3, hits algorithm to the expansion of the Web page will also lead to new problems appear, because the search results are generated again, it is inevitable to add a lot of pages when the collection is extended, and sometimes these pages have a bit of a relationship with the pages in the search results, but are referenced by the pages in the collection, So once there are a lot of such pages in the search results, the results from the hits algorithm will make our query-based queries broader, which means we may not get the exact results.

4, hits algorithm is based on the theme query, that is, the return of the result is based on the keyword exactly match, focus on the subject is highly related to the main community, and for those with less relevant links is rarely able to take into account, so it is easy to lead to the search results in the theme drift problem However, this problem cannot be solved for the time being, which is the biggest shortcoming. Article from Guangzhou website construction, website construction process: http://www.gscpp.net/site/2.html reprint must keep the link!

Related reading:

A5 Registration offer: 2013 GOMX global Network Marketing Conference

Related Article

Contact Us

The content source of this page is from Internet, which doesn't represent Alibaba Cloud's opinion; products and services mentioned on that page don't have any relationship with Alibaba Cloud. If the content of the page makes you feel confusing, please write us an email, we will handle the problem within 5 days after receiving your email.

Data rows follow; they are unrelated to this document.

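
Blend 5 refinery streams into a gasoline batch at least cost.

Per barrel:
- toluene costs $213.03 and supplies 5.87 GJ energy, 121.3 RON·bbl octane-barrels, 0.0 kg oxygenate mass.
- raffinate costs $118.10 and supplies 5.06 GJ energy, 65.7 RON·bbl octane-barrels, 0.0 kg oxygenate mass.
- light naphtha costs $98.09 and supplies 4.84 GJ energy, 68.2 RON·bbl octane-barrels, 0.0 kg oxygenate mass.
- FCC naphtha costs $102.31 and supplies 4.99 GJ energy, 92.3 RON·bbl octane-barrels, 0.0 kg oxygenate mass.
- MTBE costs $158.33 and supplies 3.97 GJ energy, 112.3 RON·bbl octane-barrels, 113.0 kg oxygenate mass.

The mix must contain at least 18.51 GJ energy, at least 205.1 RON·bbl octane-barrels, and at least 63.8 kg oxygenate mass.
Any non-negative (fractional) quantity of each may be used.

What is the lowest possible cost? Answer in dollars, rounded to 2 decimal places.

Let x1 = barrels of toluene, x2 = barrels of raffinate, x3 = barrels of light naphtha, x4 = barrels of FCC naphtha, x5 = barrels of MTBE.
Minimize 213.03x1 + 118.1x2 + 98.09x3 + 102.31x4 + 158.33x5 with:
  5.87x1 + 5.06x2 + 4.84x3 + 4.99x4 + 3.97x5 ≥ 18.51   (energy)
  121.3x1 + 65.7x2 + 68.2x3 + 92.3x4 + 112.3x5 ≥ 205.1   (octane-barrels)
  113x5 ≥ 63.8   (oxygenate mass)
  x1, x2, x3, x4, x5 ≥ 0.
The cheapest feasible vertex uses only light naphtha, MTBE; toluene, raffinate, FCC naphtha are not used. The energy and oxygenate mass requirements are met with equality.
That vertex is x3 = 3.3613, x5 = 0.5646.
Objective = 98.09·3.3613 + 158.33·0.5646 = 419.1030.

$419.10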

If you find any instances of plagiarism from the community, please send an email to: info-contact@alibabacloud.com and provide relevant evidence. A staff member will contact you within 5 working days.

A Free Trial That Lets You Build Big!

Start building with 50+ products and up to 12 months usage for Elastic Compute Service

  • Sales Support

    1 on 1 presale consultation

  • After-Sales Support

    24/7 Technical Support 6 Free Tickets per Quarter Faster Response

  • Alibaba Cloud offers highly flexible support services tailored to meet your exact needs.